67 In consequence, it becomes necessary to proceed to a consideration of the Plaintiff’s notice of motion filed on 13 March 2002.
68 By paragraph 2 in that notice of motion the Plaintiff seeks summary judgment in accordance with the claim made by her in the summons. That relief is sought by the Plaintiff pursuant to the provisions of Part 13 rule 2 of the Supreme Court Rules.
69 I have already recorded that the Defendant has not placed before the Court any material challenging any of the factual bases upon which the relief in the summons is sought by the Plaintiff. I am satisfied from the affidavits filed on behalf of the Plaintiff both in support of the summons and in support of the notice of motion filed on 13 March 2002 that there is evidence of the facts on which the claim is based (as required by paragraph (a) of Part 13 rule 2(1), and I am satisfied that the affidavit of Justin Lindsay Doyle, solicitor, sworn 15 April 2002 provides in paragraph 3 (and also paragraph 4) compliance with the requirement of paragraph (b) of that subrule.
70 Consistently with her legislative rights under section 42 of the Act – which the Defendant has flagrantly sought to disobey and subvert – the Plaintiff is entitled to summary judgment for relief of the nature claimed by her in the summons.

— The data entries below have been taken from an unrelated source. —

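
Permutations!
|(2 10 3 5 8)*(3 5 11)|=4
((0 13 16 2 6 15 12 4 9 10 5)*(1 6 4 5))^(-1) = ((0 13 16 2 4 9 10 1 6 15 12 5))^(-1) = (0 5 12 15 6 1 10 9 4 2 16 13)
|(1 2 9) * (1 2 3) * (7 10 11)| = 6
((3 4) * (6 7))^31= ((3 4)(6 7))^31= (3 4)(6 7)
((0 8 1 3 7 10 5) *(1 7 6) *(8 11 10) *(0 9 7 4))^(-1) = ((0 11 10 5 9 7 8 4)(1 3 6))^(-1) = (0 4 8 7 9 5 10 11)(1 6 3)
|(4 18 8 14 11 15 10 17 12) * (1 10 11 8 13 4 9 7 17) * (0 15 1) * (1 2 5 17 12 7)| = 66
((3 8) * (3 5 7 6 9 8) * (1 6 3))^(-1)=(1 3 7 5 8 9 6)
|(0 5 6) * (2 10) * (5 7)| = |(0 7 5 6)(2 10)| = 4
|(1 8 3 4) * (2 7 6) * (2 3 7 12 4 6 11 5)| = 8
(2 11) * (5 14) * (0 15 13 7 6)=(0 15 13 7 6)(2 11)(5 14)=[15, 1, 11, 3, 4, 14, 0, 6, 8, 9, 10, 2, 12, 7, 5, 13]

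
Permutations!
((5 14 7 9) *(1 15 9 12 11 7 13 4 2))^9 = ((1 15 9 5 14 13 4 2)(7 12 11))^9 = (1 15 9 5 14 13 4 2)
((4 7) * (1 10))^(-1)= ((1 10)(4 7))^(-1)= (1 10)(4 7)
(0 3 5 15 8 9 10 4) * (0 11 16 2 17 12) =(0 3 5 15 8 9 10 4 11 16 2 17 12) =[3, 1, 17, 5, 11, 15, 6, 7, 9, 10, 4, 16, 0, 13, 14, 8, 2, 12]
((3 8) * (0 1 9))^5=((0 1 9)(3 8))^5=(0 9 1)(3 8)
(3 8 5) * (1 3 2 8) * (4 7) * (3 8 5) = (1 8 3)(2 5)(4 7) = [0, 8, 5, 1, 7, 2, 6, 4, 3]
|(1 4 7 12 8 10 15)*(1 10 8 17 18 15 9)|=|(1 4 7 12 17 18 15 10 9)|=9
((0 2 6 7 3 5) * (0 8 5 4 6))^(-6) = (8)(3 6)(4 7)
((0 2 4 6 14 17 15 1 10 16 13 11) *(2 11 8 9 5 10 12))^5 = ((0 11)(1 12 2 4 6 14 17 15)(5 10 16 13 8 9))^5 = (0 11)(1 14 2 15 6 12 17 4)(5 9 8 13 16 10)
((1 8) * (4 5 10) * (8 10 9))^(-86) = (1 9 4)(5 10 8)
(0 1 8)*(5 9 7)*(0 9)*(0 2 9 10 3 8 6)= [1, 6, 9, 8, 4, 2, 0, 5, 10, 7, 3]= (0 1 6)(2 9 7 5)(3 8 10)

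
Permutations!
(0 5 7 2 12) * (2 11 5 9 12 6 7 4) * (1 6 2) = (0 9 12)(1 6 7 11 5 4) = [9, 6, 2, 3, 1, 4, 7, 11, 8, 12, 10, 5, 0]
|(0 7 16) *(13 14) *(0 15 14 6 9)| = |(0 7 16 15 14 13 6 9)| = 8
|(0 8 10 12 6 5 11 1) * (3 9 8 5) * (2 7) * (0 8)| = |(0 5 11 1 8 10 12 6 3 9)(2 7)| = 10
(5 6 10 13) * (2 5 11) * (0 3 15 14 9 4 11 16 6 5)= (0 3 15 14 9 4 11 2)(6 10 13 16)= [3, 1, 0, 15, 11, 5, 10, 7, 8, 4, 13, 2, 12, 16, 9, 14, 6]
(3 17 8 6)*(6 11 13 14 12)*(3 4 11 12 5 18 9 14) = [0, 1, 2, 17, 11, 18, 4, 7, 12, 14, 10, 13, 6, 3, 5, 15, 16, 8, 9] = (3 17 8 12 6 4 11 13)(5 18 9 14)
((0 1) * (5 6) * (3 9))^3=((0 1)(3 9)(5 6))^3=(0 1)(3 9)(5 6)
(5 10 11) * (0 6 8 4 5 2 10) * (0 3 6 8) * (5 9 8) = (0 5 3 6)(2 10 11)(4 9 8) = [5, 1, 10, 6, 9, 3, 0, 7, 4, 8, 11, 2]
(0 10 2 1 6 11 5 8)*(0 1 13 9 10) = [0, 6, 13, 3, 4, 8, 11, 7, 1, 10, 2, 5, 12, 9] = (1 6 11 5 8)(2 13 9 10)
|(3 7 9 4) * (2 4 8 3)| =|(2 4)(3 7 9 8)| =4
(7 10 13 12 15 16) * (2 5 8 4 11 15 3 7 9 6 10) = (2 5 8 4 11 15 16 9 6 10 13 12 3 7) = [0, 1, 5, 7, 11, 8, 10, 2, 4, 6, 13, 15, 3, 12, 14, 16, 9]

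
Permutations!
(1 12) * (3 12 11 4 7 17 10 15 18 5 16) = (1 11 4 7 17 10 15 18 5 16 3 12) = [0, 11, 2, 12, 7, 16, 6, 17, 8, 9, 15, 4, 1, 13, 14, 18, 3, 10, 5]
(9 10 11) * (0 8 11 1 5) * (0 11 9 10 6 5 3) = (0 8 9 6 5 11 10 1 3) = [8, 3, 2, 0, 4, 11, 5, 7, 9, 6, 1, 10]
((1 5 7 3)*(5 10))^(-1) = ((1 10 5 7 3))^(-1) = (1 3 7 5 10)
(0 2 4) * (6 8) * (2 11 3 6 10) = [11, 1, 4, 6, 0, 5, 8, 7, 10, 9, 2, 3] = (0 11 3 6 8 10 2 4)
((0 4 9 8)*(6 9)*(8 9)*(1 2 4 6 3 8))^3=(9)(0 2 8 1 3 6 4)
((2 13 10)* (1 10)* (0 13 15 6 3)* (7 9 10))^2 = (0 1 9 2 6)(3 13 7 10 15) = ((0 13 1 7 9 10 2 15 6 3))^2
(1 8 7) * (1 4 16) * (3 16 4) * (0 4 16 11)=(0 4 16 1 8 7 3 11)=[4, 8, 2, 11, 16, 5, 6, 3, 7, 9, 10, 0, 12, 13, 14, 15, 1]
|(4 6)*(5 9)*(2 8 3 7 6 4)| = |(2 8 3 7 6)(5 9)| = 10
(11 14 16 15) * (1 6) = (1 6)(11 14 16 15) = [0, 6, 2, 3, 4, 5, 1, 7, 8, 9, 10, 14, 12, 13, 16, 11, 15]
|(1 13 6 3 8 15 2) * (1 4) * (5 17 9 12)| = |(1 13 6 3 8 15 2 4)(5 17 9 12)| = 8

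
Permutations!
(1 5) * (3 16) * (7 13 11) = (1 5)(3 16)(7 13 11) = [0, 5, 2, 16, 4, 1, 6, 13, 8, 9, 10, 7, 12, 11, 14, 15, 3]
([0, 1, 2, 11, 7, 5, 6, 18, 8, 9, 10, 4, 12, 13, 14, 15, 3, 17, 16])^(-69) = [0, 1, 2, 7, 16, 5, 6, 3, 8, 9, 10, 18, 12, 13, 14, 15, 4, 17, 11]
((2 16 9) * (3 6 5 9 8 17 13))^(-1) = ((2 16 8 17 13 3 6 5 9))^(-1) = (2 9 5 6 3 13 17 8 16)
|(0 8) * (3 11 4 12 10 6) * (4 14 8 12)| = 8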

71 I consider that the Plaintiff has established an entitlement to the relief sought in prayers 1 to 8 in the summons. It is possible that the Plaintiff may also be entitled to damages (although I have received no express submissions concerning such relief). I shall reserve to the Plaintiff liberty to apply in that regard. The Plaintiff is also entitled to her costs of each notice of motion and of the proceedings.
72 I make the following orders,
(1). I order that the notice of motion filed by the Defendant on 3 December 2001 be dismissed.
(2). I order that there be judgment for the Plaintiff in the terms of the relief sought in prayers 1 to 8 in the summons.
(3). I order that liberty be reserved to the Plaintiff to apply for summary judgment for damages against the Defendant.
(5). The exhibits may be returned.(4). I order that the Defendant pay the costs of the Plaintiff of the notice of motion filed by the Defendant on 3 December 2001 and of the notice of motion filed by the Plaintiff on 13 March 2002 and of the proceedings.